No Macs for Me
Knox County — It’s almost time for apple picking and homemade cider up north. I always visited my favorite cider stand up in Connecticut during this time of year. Some grove owners will let you go in and pick your own apples.
I have a problem however. I cannot find a good eating Mcintosh apple here in Georgia. I prefer Macs for eating as I find all other types of apples to be too bland or too mushy or just too hard to chew.
I used to be able to find them once in a while in my grocery store, but not in the last year or so. I don’t know why that is. Maybe I should ask them. I suppose if I went up to Whole Foods or Whole Paycheck as we call it, I might find one decent enough to eat, but I’d leave all my money there at the same time by picking up other stuff I don’t think I can live without.
Anyway, I still have good memories of some good eating Macs and can’t wait till I can renew that memory for real. Funny thing, though. My Dad couldn’t stand the smell of an apple once you bit into it. I think it was because there was an apple orchard on the farm where he lived as a youth and he remembers the smell of rotting apples on the ground. I suspect that he probably was made into an apple picker during the season also. So if we bit into a good Mac inside the house and he was home, we had to take the core and put it into the outside garbage barrel when we were done.
What did your mother tell you would happen to you if you continued to eat green apples? Worms, right? Did any of you ever get worms from eating them? I bet not. Besides Mcintosh apples, we kids used to like to raid the nearest tree that still had green apples on them. They were usually small and easy for us to put into a pocket to eat later on. It was an easy snack and one we didn’t have to beg our mother to buy for us.
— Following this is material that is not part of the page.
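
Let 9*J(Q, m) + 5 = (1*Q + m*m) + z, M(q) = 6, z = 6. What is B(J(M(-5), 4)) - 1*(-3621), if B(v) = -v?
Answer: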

Later on, as teenagers, we used to load up the old DeSoto with them on a Friday night; then head for the rotary and throw them at the cars of any boys we came across. It was a great game. That was the closest we ever came to being the dreaded Juvenile Delinquents everyone was warned about.
The Fulton Street House Tree
We had an apple tree at the Fulton Street house. They were small apples of an unknown variety and they were often wormy. However, if you peeled enough of them and made sure there were no worms left, they made one terrific pie. Once anyone ate a slice of one of my mother’s apple pies (with home-made crust by the way), everyone wanted to know what kind of apples she’d used. She then invited them to go out and gather up a bag of them for themselves, which they often did. In fact, they would sometimes make a special trip to come visit just so they could replenish their supply.
I don’t think that tree is there anymore. Evidently, the legend of the magic apple tree didn’t get passed down to all the successive owners of the house. We sure missed those apples when we left.
Another strange thing about my Dad’s dislike of apples. He sure would eat any apple pie my mother made. I guess the smell of cinnamon and sugar on the slices cancelled out the bad smell he remembered. Sometimes he’d put a chunk of cheddar cheese on top.
The Other Mcintosh
In case the computer fairy is listening and wants to grant me a wish, I could use one of the Mcintosh variety. I’d have to retrain myself in order to get good use out of it, but it sure would make it easier to put this blog together. Glenda, are you listening?
Thanks to all of you for listening to my apple story today.